Molecular co-crystals: Semiconductors, photoactive solids, and catalysts

The unique properties of the organic solid state are derived from the close-packed, uniform arrangement of the molecules. Thus, control of molecular arrangement leads to control of solid-state properties. This thesis focuses on the use of co-crystals as tools to control molecular orientation. The approach utilizes intermolecular hydrogen bonds to enforce the arrangement of molecules within the co-crystal.
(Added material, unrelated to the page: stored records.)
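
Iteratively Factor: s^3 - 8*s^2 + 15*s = (s)*(s^2 - 8*s + 15) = s*(s - 3)*(s - 5)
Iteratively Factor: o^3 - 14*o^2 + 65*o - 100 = (o - 5)*(o^2 - 9*o + 20) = (o - 5)*(o - 4)*(o - 5)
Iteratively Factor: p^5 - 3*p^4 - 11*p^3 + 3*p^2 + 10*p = (p + 2)*(p^4 - 5*p^3 - p^2 + 5*p) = (p - 5)*(p + 2)*(p^3 - p) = (p - 5)*(p - 1)*(p + 2)*(p^2 + p) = p*(p - 5)*(p - 1)*(p + 2)*(p + 1)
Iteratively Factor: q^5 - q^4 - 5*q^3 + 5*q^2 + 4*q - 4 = (q - 1)*(q^4 - 5*q^2 + 4) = (q - 1)*(q + 2)*(q^3 - 2*q^2 - q + 2) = (q - 1)^2*(q + 2)*(q^2 - q - 2) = (q - 1)^2*(q + 1)*(q + 2)*(q - 2)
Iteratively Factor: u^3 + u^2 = (u)*(u^2 + u) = u^2*(u + 1)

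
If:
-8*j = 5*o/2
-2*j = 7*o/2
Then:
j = 0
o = 0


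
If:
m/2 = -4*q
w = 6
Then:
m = -8*q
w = 6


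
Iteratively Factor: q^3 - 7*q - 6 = (q + 1)*(q^2 - q - 6) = (q - 3)*(q + 1)*(q + 2)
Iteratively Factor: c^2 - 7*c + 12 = (c - 4)*(c - 3)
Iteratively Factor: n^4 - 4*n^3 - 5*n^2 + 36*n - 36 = (n - 3)*(n^3 - n^2 - 8*n + 12) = (n - 3)*(n + 3)*(n^2 - 4*n + 4) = (n - 3)*(n - 2)*(n + 3)*(n - 2)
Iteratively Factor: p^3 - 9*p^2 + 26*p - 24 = (p - 4)*(p^2 - 5*p + 6) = (p - 4)*(p - 3)*(p - 2)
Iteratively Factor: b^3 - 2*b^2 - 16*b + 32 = (b - 2)*(b^2 - 16) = (b - 2)*(b + 4)*(b - 4)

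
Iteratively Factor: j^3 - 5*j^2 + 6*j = (j - 3)*(j^2 - 2*j) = (j - 3)*(j - 2)*(j)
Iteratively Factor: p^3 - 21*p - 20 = (p - 5)*(p^2 + 5*p + 4) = (p - 5)*(p + 4)*(p + 1)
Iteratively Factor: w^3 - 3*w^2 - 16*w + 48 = (w - 3)*(w^2 - 16) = (w - 3)*(w + 4)*(w - 4)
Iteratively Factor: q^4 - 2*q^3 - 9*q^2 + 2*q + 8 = (q - 1)*(q^3 - q^2 - 10*q - 8) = (q - 1)*(q + 1)*(q^2 - 2*q - 8) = (q - 4)*(q - 1)*(q + 1)*(q + 2)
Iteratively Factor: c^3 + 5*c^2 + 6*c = (c + 2)*(c^2 + 3*c) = c*(c + 2)*(c + 3)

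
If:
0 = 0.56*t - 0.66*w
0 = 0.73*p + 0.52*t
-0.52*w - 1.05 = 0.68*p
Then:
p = -17.32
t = 24.32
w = 20.64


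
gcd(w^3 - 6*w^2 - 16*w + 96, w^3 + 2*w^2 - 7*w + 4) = w + 4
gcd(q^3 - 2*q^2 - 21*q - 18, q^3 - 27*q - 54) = q^2 - 3*q - 18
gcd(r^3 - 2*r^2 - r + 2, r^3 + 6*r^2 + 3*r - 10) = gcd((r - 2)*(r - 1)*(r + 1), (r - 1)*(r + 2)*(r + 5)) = r - 1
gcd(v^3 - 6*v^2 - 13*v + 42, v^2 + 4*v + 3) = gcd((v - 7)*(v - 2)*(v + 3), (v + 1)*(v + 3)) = v + 3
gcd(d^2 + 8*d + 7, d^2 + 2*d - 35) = d + 7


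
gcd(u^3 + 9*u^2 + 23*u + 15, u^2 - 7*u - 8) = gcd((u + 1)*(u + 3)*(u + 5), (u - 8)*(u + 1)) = u + 1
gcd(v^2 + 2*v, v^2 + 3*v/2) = v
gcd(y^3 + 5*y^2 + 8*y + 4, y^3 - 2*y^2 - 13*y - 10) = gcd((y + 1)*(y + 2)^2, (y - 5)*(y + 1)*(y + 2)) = y^2 + 3*y + 2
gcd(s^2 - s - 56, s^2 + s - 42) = s + 7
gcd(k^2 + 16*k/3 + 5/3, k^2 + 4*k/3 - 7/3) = 1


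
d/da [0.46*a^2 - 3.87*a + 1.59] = 0.92*a - 3.87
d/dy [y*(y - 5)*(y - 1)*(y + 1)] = 4*y^3 - 15*y^2 - 2*y + 5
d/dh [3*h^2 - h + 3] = 6*h - 1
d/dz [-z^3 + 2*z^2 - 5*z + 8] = -3*z^2 + 4*z - 5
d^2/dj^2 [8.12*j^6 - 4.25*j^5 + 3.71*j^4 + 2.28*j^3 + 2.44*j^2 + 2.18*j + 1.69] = 243.6*j^4 - 85.0*j^3 + 44.52*j^2 + 13.68*j + 4.88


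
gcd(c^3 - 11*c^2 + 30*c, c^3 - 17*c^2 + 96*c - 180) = c^2 - 11*c + 30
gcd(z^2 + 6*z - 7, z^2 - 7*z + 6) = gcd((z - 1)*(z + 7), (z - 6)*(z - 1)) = z - 1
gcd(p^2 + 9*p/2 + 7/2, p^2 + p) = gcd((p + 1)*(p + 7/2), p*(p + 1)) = p + 1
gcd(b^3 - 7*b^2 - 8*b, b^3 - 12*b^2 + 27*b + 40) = b^2 - 7*b - 8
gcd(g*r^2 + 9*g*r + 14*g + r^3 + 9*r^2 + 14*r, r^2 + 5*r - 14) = r + 7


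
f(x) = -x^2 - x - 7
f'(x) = -2*x - 1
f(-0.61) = -6.76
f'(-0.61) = 0.22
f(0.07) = -7.07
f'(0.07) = -1.14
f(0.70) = -8.19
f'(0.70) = -2.40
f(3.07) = -19.49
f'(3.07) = -7.14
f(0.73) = -8.26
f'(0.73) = -2.46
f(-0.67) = -6.78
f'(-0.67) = 0.34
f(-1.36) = -7.49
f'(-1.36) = 1.72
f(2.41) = -15.22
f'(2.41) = -5.82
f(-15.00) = -217.00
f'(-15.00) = 29.00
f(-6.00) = -37.00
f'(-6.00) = 11.00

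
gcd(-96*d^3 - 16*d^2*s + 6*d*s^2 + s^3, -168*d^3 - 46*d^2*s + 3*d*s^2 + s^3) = 24*d^2 + 10*d*s + s^2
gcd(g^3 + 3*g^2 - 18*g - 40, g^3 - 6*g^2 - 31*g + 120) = g + 5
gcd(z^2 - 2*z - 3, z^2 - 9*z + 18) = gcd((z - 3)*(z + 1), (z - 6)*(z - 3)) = z - 3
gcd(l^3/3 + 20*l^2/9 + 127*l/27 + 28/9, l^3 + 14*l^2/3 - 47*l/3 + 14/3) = 1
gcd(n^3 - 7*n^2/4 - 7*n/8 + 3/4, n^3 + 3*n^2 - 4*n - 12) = n - 2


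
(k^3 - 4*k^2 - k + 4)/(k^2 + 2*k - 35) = (k^3 - 4*k^2 - k + 4)/(k^2 + 2*k - 35)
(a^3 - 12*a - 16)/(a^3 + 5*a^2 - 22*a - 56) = (a + 2)/(a + 7)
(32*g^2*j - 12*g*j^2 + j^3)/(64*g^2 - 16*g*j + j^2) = j*(4*g - j)/(8*g - j)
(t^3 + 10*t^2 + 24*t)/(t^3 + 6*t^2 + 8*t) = (t + 6)/(t + 2)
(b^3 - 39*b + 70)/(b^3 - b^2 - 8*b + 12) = (b^2 + 2*b - 35)/(b^2 + b - 6)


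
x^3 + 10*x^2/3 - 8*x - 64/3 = (x - 8/3)*(x + 2)*(x + 4)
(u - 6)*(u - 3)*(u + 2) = u^3 - 7*u^2 + 36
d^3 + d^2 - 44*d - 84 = (d - 7)*(d + 2)*(d + 6)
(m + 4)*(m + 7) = m^2 + 11*m + 28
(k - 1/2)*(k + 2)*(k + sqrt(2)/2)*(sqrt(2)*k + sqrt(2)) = sqrt(2)*k^4 + k^3 + 5*sqrt(2)*k^3/2 + sqrt(2)*k^2/2 + 5*k^2/2 - sqrt(2)*k + k/2 - 1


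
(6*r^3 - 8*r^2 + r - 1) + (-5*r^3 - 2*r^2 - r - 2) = r^3 - 10*r^2 - 3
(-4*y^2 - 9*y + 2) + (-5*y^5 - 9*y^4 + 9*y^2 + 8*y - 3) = -5*y^5 - 9*y^4 + 5*y^2 - y - 1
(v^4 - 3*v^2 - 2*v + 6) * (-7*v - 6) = -7*v^5 - 6*v^4 + 21*v^3 + 32*v^2 - 30*v - 36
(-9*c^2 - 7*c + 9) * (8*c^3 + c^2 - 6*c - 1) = -72*c^5 - 65*c^4 + 119*c^3 + 60*c^2 - 47*c - 9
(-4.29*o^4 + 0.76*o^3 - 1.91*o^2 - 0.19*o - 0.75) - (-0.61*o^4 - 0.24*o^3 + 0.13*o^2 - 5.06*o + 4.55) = -3.68*o^4 + 1.0*o^3 - 2.04*o^2 + 4.87*o - 5.3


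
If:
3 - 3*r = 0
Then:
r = 1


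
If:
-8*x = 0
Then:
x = 0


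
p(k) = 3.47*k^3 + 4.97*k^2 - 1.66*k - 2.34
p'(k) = 10.41*k^2 + 9.94*k - 1.66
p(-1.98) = -6.50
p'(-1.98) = 19.47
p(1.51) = 18.43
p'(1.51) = 37.09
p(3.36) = 179.82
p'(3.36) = 149.26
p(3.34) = 176.85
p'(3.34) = 147.67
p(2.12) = 49.54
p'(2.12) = 66.20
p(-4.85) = -273.25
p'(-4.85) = 195.00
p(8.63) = 2583.78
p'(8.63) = 859.43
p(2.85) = 113.63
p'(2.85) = 111.22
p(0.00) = -2.34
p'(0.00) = -1.66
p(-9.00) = -2114.46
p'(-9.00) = 752.09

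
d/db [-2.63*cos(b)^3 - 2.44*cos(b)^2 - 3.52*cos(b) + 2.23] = (7.89*cos(b)^2 + 4.88*cos(b) + 3.52)*sin(b)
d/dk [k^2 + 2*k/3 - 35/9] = 2*k + 2/3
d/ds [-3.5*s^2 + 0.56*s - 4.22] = 0.56 - 7.0*s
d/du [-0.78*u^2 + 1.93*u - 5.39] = 1.93 - 1.56*u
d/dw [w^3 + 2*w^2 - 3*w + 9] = 3*w^2 + 4*w - 3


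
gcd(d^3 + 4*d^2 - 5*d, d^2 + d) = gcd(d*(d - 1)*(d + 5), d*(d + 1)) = d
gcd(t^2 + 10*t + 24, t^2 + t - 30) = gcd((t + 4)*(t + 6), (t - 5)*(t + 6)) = t + 6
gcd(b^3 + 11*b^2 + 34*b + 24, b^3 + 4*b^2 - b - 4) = b^2 + 5*b + 4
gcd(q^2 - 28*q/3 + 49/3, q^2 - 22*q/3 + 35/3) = q - 7/3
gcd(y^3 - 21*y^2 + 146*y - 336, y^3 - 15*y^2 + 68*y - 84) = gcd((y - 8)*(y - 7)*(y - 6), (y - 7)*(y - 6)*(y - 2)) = y^2 - 13*y + 42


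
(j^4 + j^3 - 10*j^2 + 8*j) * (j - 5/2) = j^5 - 3*j^4/2 - 25*j^3/2 + 33*j^2 - 20*j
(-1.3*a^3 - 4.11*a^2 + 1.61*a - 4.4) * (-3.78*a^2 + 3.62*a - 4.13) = 4.914*a^5 + 10.8298*a^4 - 15.595*a^3 + 39.4345*a^2 - 22.5773*a + 18.172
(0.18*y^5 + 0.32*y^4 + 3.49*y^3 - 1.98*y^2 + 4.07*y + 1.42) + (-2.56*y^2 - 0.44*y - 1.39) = 0.18*y^5 + 0.32*y^4 + 3.49*y^3 - 4.54*y^2 + 3.63*y + 0.03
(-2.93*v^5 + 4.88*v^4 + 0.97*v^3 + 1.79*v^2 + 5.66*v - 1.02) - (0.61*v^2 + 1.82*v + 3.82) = -2.93*v^5 + 4.88*v^4 + 0.97*v^3 + 1.18*v^2 + 3.84*v - 4.84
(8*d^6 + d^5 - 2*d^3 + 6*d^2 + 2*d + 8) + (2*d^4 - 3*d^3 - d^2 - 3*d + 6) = 8*d^6 + d^5 + 2*d^4 - 5*d^3 + 5*d^2 - d + 14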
The organization of molecules within designed arrangements provides structures that are used as organic semiconductors, photoactive solids and catalysts.;The ability to enforce the face-to-face stacking of aromatic molecules is important in the context of organic semiconductor solids. Typically, aromatic molecules pack within a herringbone arrangement, owing to edge-to-face interactions. However, the use of semiconductor co-crystal formers (SCCFs) provides solids with an enforced face-to-face arrangement of the semiconductor building blocks (SBBs). Specifically, the co-crystallization of a ditopic SCCF, based on resorcinol, with a SBB functionalized with pyridine "handle" groups results in the formation of a dimeric face-to-face arrangement of the SBBs. However, SCCFs based on resorcinol do not enforce the extended packing desired for organic semiconductors. The design of SCCFs based on 3-aminophenol, and handle groups based on pyridine-N-oxides provides an increase in extended face-to-face stacking between the SBBs.;The co-crystallization of SBBs with SCCFs leads to dimeric assemblies with handle groups in a parallel orientation. Thus, the synthesis of SBBs functionalized with olefin-based handles can introduce solid-state photoreactivity within the SBB assembly. The irradiation of such assemblies with UV light can result in a [2+2] photodimerization. Achieving photoactive solids with semiconductor groups is important for photopatterning of single-crystals and in the context of molecular targets.;The use of co-crystals to achieve the [2+2] photodimerization of olefins in the solid state provides access to molecules difficult to synthesize through solution phase chemistry. However, previously, [2+2] photodimerization required a stoichiometric amount of the components. We demonstrate that a catalytic amount of the co-crystal former may be used to direct quantitative yields of the photodimerization within the solid state with turnover accomplished through mechanochemistry.